Residual effect on the robustness of multiqubit entanglement

TL;DR

This paper explores how entanglement influences the robustness of multiqubit systems against depolarization noise, revealing a residual effect in three-qubit states and complex behaviors in larger systems.

Contribution

It uncovers the residual effects of entanglement on robustness in multiqubit states, especially highlighting differences in three-qubit and larger systems.

Findings

Robustness of two-qubit pure states depends solely on entanglement.

Three-qubit superpositions show a residual effect with robustness splitting.

Robustness in larger systems exhibits complex, non-uniform behavior.

Abstract

We investigate the relation between the entanglement and the robustness of a multipartite system to a depolarization noise.

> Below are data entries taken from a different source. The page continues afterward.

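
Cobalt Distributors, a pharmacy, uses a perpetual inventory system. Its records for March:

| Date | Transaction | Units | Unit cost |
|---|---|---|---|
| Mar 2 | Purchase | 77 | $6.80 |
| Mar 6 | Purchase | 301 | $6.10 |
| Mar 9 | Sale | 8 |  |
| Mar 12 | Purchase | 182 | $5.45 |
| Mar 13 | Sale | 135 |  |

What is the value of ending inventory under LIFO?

Ending inventory = $2,567.05

Mar 9, 8 sold [LIFO — newest first]: 8 @ $6.10 = $48.80
Mar 13, 135 sold [LIFO — newest first]: 135 @ $5.45 = $735.75
Total COGS = $48.80 + $735.75 = $784.55
Ending inventory: 77 @ $6.80 + 293 @ $6.10 + 47 @ $5.45 = $2,567.05
Check: goods available $3,351.60 = COGS $784.55 + ending $2,567.05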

We find that the robustness of a two-qubit system in an arbitrary pure state depends completely on its entanglement. However, this is not always true in a three-qubit system. There is a residual effect on the robustness of a three-qubit system in an arbitrary superposition of Greenberger-Horne-Zeilinger state and W state. Its entanglement determines the trend of its robustness. However, there is a splitting on its robustness under the same entanglement. Its robustness not only has the same periodicity as its three-tangle but also alters with its three-tangle synchronously. There is also a splitting on the robustness of an $n$-qubit ($n>3$) system although it is more complicated.